Ses avocats tenteront en vain de revenir sur sa peine. Dans un premier temps, avec un pourvoi en cassation en 1990 puis avec une demande de grâce présidentielle à François Miterrand en 1994. Toutes ont été rejetées.

4. Un nouveau témoignage sème la zizanie

Alors que Patrick Dils purge sa peine, un adjudant-chef prénommé Jean-Français Abdgrall flaire une nouvelle piste. En tant que spécialiste dans les affaires de Francis Heaulme (un célèbre tueur en série français), le gendarme retrouve un rapport d’entretien entre le « routard du crime » (surnom donné à Heaulme) et lui-même, datant de 1992 à la maison d’arrêt de Brest.

Étonnamment, en relisant les paroles tenues par le meurtrier, il y fait une étrange découverte. Selon le document, « Francis Heaulme a tenu les propos suivants, disant avoir effectué une promenade à vélo le long d’une voie de chemin de fer dans l’est de la France, avoir reçu des pierres jetées par deux enfants, être parti, puis repassé sur les lieux quelques minutes plus tard, où il aurait vu les corps de deux gosses près de wagons non loin de poubelles et d’un pont, avant d’avoir vu des pompiers et des policiers sur les lieux« . Les cailloux, les deux enfants, la balade près d’un voie ferrée dans l’est de la France… Tout y est, et pourtant jusqu’à maintenant, personne ne savait qu’il se trouvait à proximité des lieux du crime.

De fil en aiguille, l’adjudant-chef en vient à rédiger un procès-verbal de renseignement judiciaire à l’avocat de Dils.

5. La libération de Patrick Dils

Un des magistrats délégué par la Cour de cassation prend la décision de mener sa propre enquête.

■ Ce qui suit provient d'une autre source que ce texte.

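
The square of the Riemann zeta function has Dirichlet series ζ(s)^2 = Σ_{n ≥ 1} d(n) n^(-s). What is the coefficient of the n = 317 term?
d(317) = 2

ζ(s)^2 = (Σ 1/m^s)(Σ 1/k^s). The coefficient of 1/n^s in the product is the number of ordered pairs (m, k) with mk = n, which equals d(n). For n = 317, divisors are [1, 317], so d(317) = 2.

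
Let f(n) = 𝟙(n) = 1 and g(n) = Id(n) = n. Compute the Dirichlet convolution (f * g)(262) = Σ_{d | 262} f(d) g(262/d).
(𝟙 * Id)(262) = 396

Divisors of 262: [1, 2, 131, 262]. For each d | 262:
  d = 1: 𝟙(1) · Id(262/1) = 1 · 262 = 262
  d = 2: 𝟙(2) · Id(262/2) = 1 · 131 = 131
  d = 131: 𝟙(131) · Id(262/131) = 1 · 2 = 2
  d = 262: 𝟙(262) · Id(262/262) = 1 · 1 = 1
Summing: (𝟙 * Id)(262) = 262 + 131 + 2 + 1 = 396.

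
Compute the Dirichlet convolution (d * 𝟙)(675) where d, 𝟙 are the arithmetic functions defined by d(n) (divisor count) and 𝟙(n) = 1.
(d * 𝟙)(675) = 60

Divisors of 675: [1, 3, 5, 9, 15, 25, 27, 45, 75, 135, 225, 675]. For each d | 675:
  d = 1: d(1) · 𝟙(675/1) = 1 · 1 = 1
  d = 3: d(3) · 𝟙(675/3) = 2 · 1 = 2
  d = 5: d(5) · 𝟙(675/5) = 2 · 1 = 2
  d = 9: d(9) · 𝟙(675/9) = 3 · 1 = 3
  d = 15: d(15) · 𝟙(675/15) = 4 · 1 = 4
  d = 25: d(25) · 𝟙(675/25) = 3 · 1 = 3
  d = 27: d(27) · 𝟙(675/27) = 4 · 1 = 4
  d = 45: d(45) · 𝟙(675/45) = 6 · 1 = 6
  d = 75: d(75) · 𝟙(675/75) = 6 · 1 = 6
  d = 135: d(135) · 𝟙(675/135) = 8 · 1 = 8
  d = 225: d(225) · 𝟙(675/225) = 9 · 1 = 9
  d = 675: d(675) · 𝟙(675/675) = 12 · 1 = 12
Summing: (d * 𝟙)(675) = 1 + 2 + 2 + 3 + 4 + 3 + 4 + 6 + 6 + 8 + 9 + 12 = 60.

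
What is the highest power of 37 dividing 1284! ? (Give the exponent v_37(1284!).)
v_37(1284!) = 34

Legendre's formula: v_p(n!) = Σ_{k ≥ 1} ⌊n / p^k⌋. For p = 37, n = 1284, the terms are:
  ⌊1284/37^1⌋ = ⌊1284/37⌋ = 34
(the next term ⌊1284/37^2⌋ = 0, terminating the sum). Summing: v_37(1284!) = 34 = 34.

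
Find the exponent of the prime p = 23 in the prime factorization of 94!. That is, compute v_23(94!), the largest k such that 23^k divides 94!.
v_23(94!) = 4

Legendre's formula: v_p(n!) = Σ_{k ≥ 1} ⌊n / p^k⌋. For p = 23, n = 94, the terms are:
  ⌊94/23^1⌋ = ⌊94/23⌋ = 4
(the next term ⌊94/23^2⌋ = 0, terminating the sum). Summing: v_23(94!) = 4 = 4.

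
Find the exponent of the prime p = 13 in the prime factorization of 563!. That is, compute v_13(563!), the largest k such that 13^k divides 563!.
v_13(563!) = 46

Legendre's formula: v_p(n!) = Σ_{k ≥ 1} ⌊n / p^k⌋. For p = 13, n = 563, the terms are:
  ⌊563/13^1⌋ = ⌊563/13⌋ = 43
  ⌊563/13^2⌋ = ⌊563/169⌋ = 3
(the next term ⌊563/13^3⌋ = 0, terminating the sum). Summing: v_13(563!) = 43 + 3 = 46.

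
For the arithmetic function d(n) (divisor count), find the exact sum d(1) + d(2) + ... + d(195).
Σ_{n ≤ 195} d(n) = 1061

Compute d(n) for each 1 ≤ n ≤ 195: d(1) = 1, d(2) = 2, d(3) = 2, d(4) = 3, d(5) = 2, d(6) = 4, d(7) = 2, d(8) = 4, d(9) = 3, d(10) = 4, d(11) = 2, d(12) = 6, d(13) = 2, d(14) = 4, d(15) = 4, d(16) = 5, d(17) = 2, d(18) = 6, d(19) = 2, d(20) = 6, d(21) = 4, d(22) = 4, d(23) = 2, d(24) = 8, d(25) = 3, d(26) = 4, d(27) = 4, d(28) = 6, d(29) = 2, d(30) = 8, d(31) = 2, d(32) = 6, d(33) = 4, d(34) = 4, d(35) = 4, d(36) = 9, d(37) = 2, d(38) = 4, d(39) = 4, d(40) = 8, d(41) = 2, d(42) = 8, d(43) = 2, d(44) = 6, d(45) = 6, d(46) = 4, d(47) = 2, d(48) = 10, d(49) = 3, d(50) = 6, d(51) = 4, d(52) = 6, d(53) = 2, d(54) = 8, d(55) = 4, d(56) = 8, d(57) = 4, d(58) = 4, d(59) = 2, d(60) = 12, d(61) = 2, d(62) = 4, d(63) = 6, d(64) = 7, d(65) = 4, d(66) = 8, d(67) = 2, d(68) = 6, d(69) = 4, d(70) = 8, d(71) = 2, d(72) = 12, d(73) = 2, d(74) = 4, d(75) = 6, d(76) = 6, d(77) = 4, d(78) = 8, d(79) = 2, d(80) = 10, d(81) = 5, d(82) = 4, d(83) = 2, d(84) = 12, d(85) = 4, d(86) = 4, d(87) = 4, d(88) = 8, d(89) = 2, d(90) = 12, d(91) = 4, d(92) = 6, d(93) = 4, d(94) = 4, d(95) = 4, d(96) = 12, d(97) = 2, d(98) = 6, d(99) = 6, d(100) = 9, d(101) = 2, d(102) = 8, d(103) = 2, d(104) = 8, d(105) = 8, d(106) = 4, d(107) = 2, d(108) = 12, d(109) = 2, d(110) = 8, d(111) = 4, d(112) = 10, d(113) = 2, d(114) = 8, d(115) = 4, d(116) = 6, d(117) = 6, d(118) = 4, d(119) = 4, d(120) = 16, d(121) = 3, d(122) = 4, d(123) = 4, d(124) = 6, d(125) = 4, d(126) = 12, d(127) = 2, d(128) = 8, d(129) = 4, d(130) = 8, d(131) = 2, d(132) = 12, d(133) = 4, d(134) = 4, d(135) = 8, d(136) = 8, d(137) = 2, d(138) = 8, d(139) = 2, d(140) = 12, d(141) = 4, d(142) = 4, d(143) = 4, d(144) = 15, d(145) = 4, d(146) = 4, d(147) = 6, d(148) = 6, d(149) = 2, d(150) = 12, d(151) = 2, d(152) = 8, d(153) = 6, d(154) = 8, d(155) = 4, d(156) = 12, d(157) = 2, d(158) = 4, d(159) = 4, d(160) = 12, d(161) = 4, d(162) = 10, d(163) = 2, d(164) = 6, d(165) = 8, d(166) = 4, d(167) = 2, d(168) = 16, d(169) = 3, d(170) = 8, d(171) = 6, d(172) = 6, d(173) = 2, d(174) = 8, d(175) = 6, d(176) = 10, d(177) = 4, d(178) = 4, d(179) = 2, d(180) = 18, d(181) = 2, d(182) = 8, d(183) = 4, d(184) = 8, d(185) = 4, d(186) = 8, d(187) = 4, d(188) = 6, d(189) = 8, d(190) = 8, d(191) = 2, d(192) = 14, d(193) = 2, d(194) = 4, d(195) = 8. Summing all 195 values: 1061. (Dirichlet's divisor formula: Σ_{n ≤ x} d(n) = x ln(x) + (2γ − 1) x + O(√x). For x = 195, the asymptotic estimate is ≈ 1058.35.)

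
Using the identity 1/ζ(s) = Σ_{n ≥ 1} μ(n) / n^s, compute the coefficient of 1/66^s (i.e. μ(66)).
μ(66) = -1

Factor n = 66 = 2 · 3 · 11. μ(n) = 0 if any exponent ≥ 2 (not squarefree); otherwise μ(n) = (−1)^{ω(n)} where ω(n) is the number of distinct prime factors. Applying: μ(66) = -1.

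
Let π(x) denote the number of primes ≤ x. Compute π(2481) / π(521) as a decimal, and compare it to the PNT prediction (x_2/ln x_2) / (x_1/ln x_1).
π(2481)/π(521) = 367/98 ≈ 3.7449;  PNT prediction ≈ 3.8112.

π(521) = 98 and π(2481) = 367, so π(2481)/π(521) ≈ 3.7449. The PNT-predicted ratio is (2481/ln(2481)) / (521/ln(521)) ≈ 3.8112. The two agree to within a few percent, as expected.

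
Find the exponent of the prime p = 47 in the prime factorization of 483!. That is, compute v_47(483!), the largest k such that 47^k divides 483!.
v_47(483!) = 10

Legendre's formula: v_p(n!) = Σ_{k ≥ 1} ⌊n / p^k⌋. For p = 47, n = 483, the terms are:
  ⌊483/47^1⌋ = ⌊483/47⌋ = 10
(the next term ⌊483/47^2⌋ = 0, terminating the sum). Summing: v_47(483!) = 10 = 10.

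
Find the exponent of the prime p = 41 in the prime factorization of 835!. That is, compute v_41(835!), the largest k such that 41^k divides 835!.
v_41(835!) = 20

Legendre's formula: v_p(n!) = Σ_{k ≥ 1} ⌊n / p^k⌋. For p = 41, n = 835, the terms are:
  ⌊835/41^1⌋ = ⌊835/41⌋ = 20
(the next term ⌊835/41^2⌋ = 0, terminating the sum). Summing: v_41(835!) = 20 = 20.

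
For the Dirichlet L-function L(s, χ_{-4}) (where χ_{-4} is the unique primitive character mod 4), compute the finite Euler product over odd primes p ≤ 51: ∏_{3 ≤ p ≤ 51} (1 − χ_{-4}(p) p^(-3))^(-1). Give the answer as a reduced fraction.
∏ = 5542372783760447569145696690995330585/5720007308274565543266215981884637184

The odd primes p ≤ 51 are [3, 5, 7, 11, 13, 17, 19, 23, 29, 31, 37, 41, 43, 47]. For each, χ(p) = 1 if p ≡ 1 mod 4, χ(p) = −1 if p ≡ 3 mod 4. Taking (1 − χ(p)/p^3)^(-1) = p^3/(p^3 − χ(p)): (1 − (-1)/3^3)^(-1) · (1 − (1)/5^3)^(-1) · (1 − (-1)/7^3)^(-1) · (1 − (-1)/11^3)^(-1) · (1 − (1)/13^3)^(-1) · (1 − (1)/17^3)^(-1) · (1 − (-1)/19^3)^(-1) · (1 − (-1)/23^3)^(-1) · (1 − (1)/29^3)^(-1) · (1 − (-1)/31^3)^(-1) · (1 − (1)/37^3)^(-1) · (1 − (1)/41^3)^(-1) · (1 − (-1)/43^3)^(-1) · (1 − (-1)/47^3)^(-1) = 5542372783760447569145696690995330585/5720007308274565543266215981884637184.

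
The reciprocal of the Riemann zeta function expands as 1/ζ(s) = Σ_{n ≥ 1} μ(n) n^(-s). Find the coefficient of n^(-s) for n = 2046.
μ(2046) = 1

Factor n = 2046 = 2 · 3 · 11 · 31. μ(n) = 0 if any exponent ≥ 2 (not squarefree); otherwise μ(n) = (−1)^{ω(n)} where ω(n) is the number of distinct prime factors. Applying: μ(2046) = 1.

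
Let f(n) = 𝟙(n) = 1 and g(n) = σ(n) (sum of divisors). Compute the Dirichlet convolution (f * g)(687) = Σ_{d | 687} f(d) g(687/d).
(𝟙 * σ)(687) = 1155

Divisors of 687: [1, 3, 229, 687]. For each d | 687:
  d = 1: 𝟙(1) · σ(687/1) = 1 · 920 = 920
  d = 3: 𝟙(3) · σ(687/3) = 1 · 230 = 230
  d = 229: 𝟙(229) · σ(687/229) = 1 · 4 = 4
  d = 687: 𝟙(687) · σ(687/687) = 1 · 1 = 1
Summing: (𝟙 * σ)(687) = 920 + 230 + 4 + 1 = 1155.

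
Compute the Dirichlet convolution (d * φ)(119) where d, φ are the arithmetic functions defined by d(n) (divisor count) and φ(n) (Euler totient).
(d * φ)(119) = 144

Divisors of 119: [1, 7, 17, 119]. For each d | 119:
  d = 1: d(1) · φ(119/1) = 1 · 96 = 96
  d = 7: d(7) · φ(119/7) = 2 · 16 = 32
  d = 17: d(17) · φ(119/17) = 2 · 6 = 12
  d = 119: d(119) · φ(119/119) = 4 · 1 = 4
Summing: (d * φ)(119) = 96 + 32 + 12 + 4 = 144.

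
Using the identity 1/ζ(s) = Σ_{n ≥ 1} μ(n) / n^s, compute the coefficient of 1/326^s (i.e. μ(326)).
μ(326) = 1

Factor n = 326 = 2 · 163. μ(n) = 0 if any exponent ≥ 2 (not squarefree); otherwise μ(n) = (−1)^{ω(n)} where ω(n) is the number of distinct prime factors. Applying: μ(326) = 1.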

Il rend visite à Francis Heaulme, déjà condamné pour deux affaires. C’est lors de cette rencontre qu’il apprend que Heaulme travaillait à seulement 400 mètres au moment des faits. Même s’il déclare n’avoir rien fait, la présence seule de l’assassin constitue un « fait nouveau de nature à faire naître un doute sur la culpabilité du condamné« .

En 1999, face à ces nouveaux éléments, l’avocat de Patrick Dils tente à nouveau un pourvoi en cassation. Cette fois-ci, il est accepté. En conséquence, un nouveau procès s’organise en avril 2001. Résultat ? Mitigé, la Cour de révision annule la condamnation à la réclusion criminelle à perpétuité, mais refuse de remettre le Mosellan (habitant de Moselle) en liberté dans l’attente d’un nouveau jugement.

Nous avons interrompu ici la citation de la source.